The Trustee has not offered specific evidence that the Debtor omitted the life insurance policies from the original schedules fraudulently or in bad faith. First, the policies were term policies and there was no reason to believe that the Debtor's spouse would pass away in the foreseeable future, so the policies had no present or apparent potential future value at the time the schedules were filed. See In re Monahan, 171 B.R. 710, 715 (Bankr. D.N.H. 1994) (lack of cash surrender value indicated that failure to list policy was inadvertent and did not result from bad faith). It is for this reason that the Trustee's reliance on the Colvin case is misplaced. There, the Michigan bankruptcy court found an intentional concealment based in large part on the debtors' knowledge of the right to a large tax refund at the time the bankruptcy papers were signed. Colvin, 288 B.R. at 482. In this case, on the other hand, the Debtor had no reason to believe that the insurance policies had any value at the time she signed the original Schedule B.

Second, after the death, the only information the Debtor received regarding the bankruptcy's effect on her receipt of the life insurance proceeds was a letter from an attorney concluding that the proceeds were exempt under Kentucky law.

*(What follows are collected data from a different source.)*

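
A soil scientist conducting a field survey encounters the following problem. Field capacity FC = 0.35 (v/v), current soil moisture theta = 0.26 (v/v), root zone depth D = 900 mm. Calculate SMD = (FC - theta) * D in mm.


SMD = (FC - theta) * D
    = (0.35 - 0.26) * 900
    = 0.090 * 900
    = 81 mm


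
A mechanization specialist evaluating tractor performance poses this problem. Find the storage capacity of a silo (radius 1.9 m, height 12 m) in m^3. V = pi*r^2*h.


V = pi * r^2 * h
  = pi * 1.9^2 * 12
  = pi * 3.61 * 12
  = 136.09 m^3


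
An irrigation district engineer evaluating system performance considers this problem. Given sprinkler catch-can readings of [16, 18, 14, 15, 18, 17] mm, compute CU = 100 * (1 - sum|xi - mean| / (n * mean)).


xbar = 98 / 6 = 16.333
sum|xi - xbar| = 8
CU = 100 * (1 - 8 / (6 * 16.333))
   = 100 * (1 - 0.0816)
   = 91.84%


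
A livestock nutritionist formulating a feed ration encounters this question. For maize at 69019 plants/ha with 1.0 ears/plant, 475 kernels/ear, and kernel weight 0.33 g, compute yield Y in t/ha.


Y = density * ears * kernels * kw
  = 69019 * 1.0 * 475 * 0.33 g/ha
  = 10818728.25 g/ha
  = 10818.73 kg/ha = 10.82 t/ha


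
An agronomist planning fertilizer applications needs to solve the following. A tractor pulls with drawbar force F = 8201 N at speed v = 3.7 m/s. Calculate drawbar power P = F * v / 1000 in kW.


P = F * v / 1000
  = 8201 * 3.7 / 1000
  = 30343.70 / 1000
  = 30.34 kW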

Third, while the debtors' interests in the policies were not disclosed, it is the proceeds of the policies that are presently in issue and the proceeds themselves did not exist at the time the schedules were filed; while the failure to disclose the policies may be grounds for rejecting an amended claim of exemption in the policies themselves, it is not grounds for denying an exemption in the proceeds. Fourth, the Trustee has not shown that the Debtor held an interest in either policy at the time the petition was filed: her spouse may well have been the policyholder and the Debtor merely a beneficiary, in which case any bad faith by the spouse in concealing his interest in the policy would not be imputed to the Debtor. See In re Howard, 6 B.R. 200, 223 (Bankr. S.D. Ohio 1980). The court concludes that the Trustee has not offered evidence that the Debtor is guilty of bad faith or fraudulent concealment in omitting the life insurance policies from the original schedules of assets sufficient to overcome Rule 1009(a)'s authorization for a debtor to amend schedules "as a matter of course at any time before the case is closed."

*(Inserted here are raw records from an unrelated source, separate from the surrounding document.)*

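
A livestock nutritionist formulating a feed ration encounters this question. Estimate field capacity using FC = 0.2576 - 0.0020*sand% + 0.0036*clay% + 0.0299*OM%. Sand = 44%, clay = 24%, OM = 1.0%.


FC = 0.2576 - 0.0020*44 + 0.0036*24 + 0.0299*1.0
   = 0.2576 - 0.0880 + 0.0864 + 0.0299
   = 0.2859


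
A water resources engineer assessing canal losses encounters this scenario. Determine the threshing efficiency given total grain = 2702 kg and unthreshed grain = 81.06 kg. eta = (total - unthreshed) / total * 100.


eta = (total - unthreshed) / total * 100
    = (2702 - 81.06) / 2702 * 100
    = 2620.94 / 2702 * 100
    = 97%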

For the foregoing reasons, the court will enter a separate order overruling the Trustee's objection to the Debtor's amended exemption claim.

Copies to:

James D. Lyon, Esq.

J. James Rogan, Trustee

1. The Trustee asserted a claim for a recovery of those funds and, pursuant to an order entered on June 27, 2003, the claim was compromised for the sum of $800.

2. The Trustee also complains that the statement of financial affairs further indicated that there were no suits pending within the previous year to which the Debtor or her spouse was a party, while a foreclosure had been ordered by the Fayette Circuit Court four months before the petition was filed. The SFA also fails to disclose the debtors' prior residence address, being the property that was the subject of the foreclosure action, although there is no evidence that the debtors vacated the premises within the two years preceding the filing (or even that they used the property as their residence).

3. The Debtor's original bankruptcy attorney was granted leave to withdraw by an order entered on the date of the examination. The Debtor was not represented at the Rule 2004 exam, but the Debtor thereafter retained a new attorney who entered his appearance the same day that the Amendment to Schedules was filed.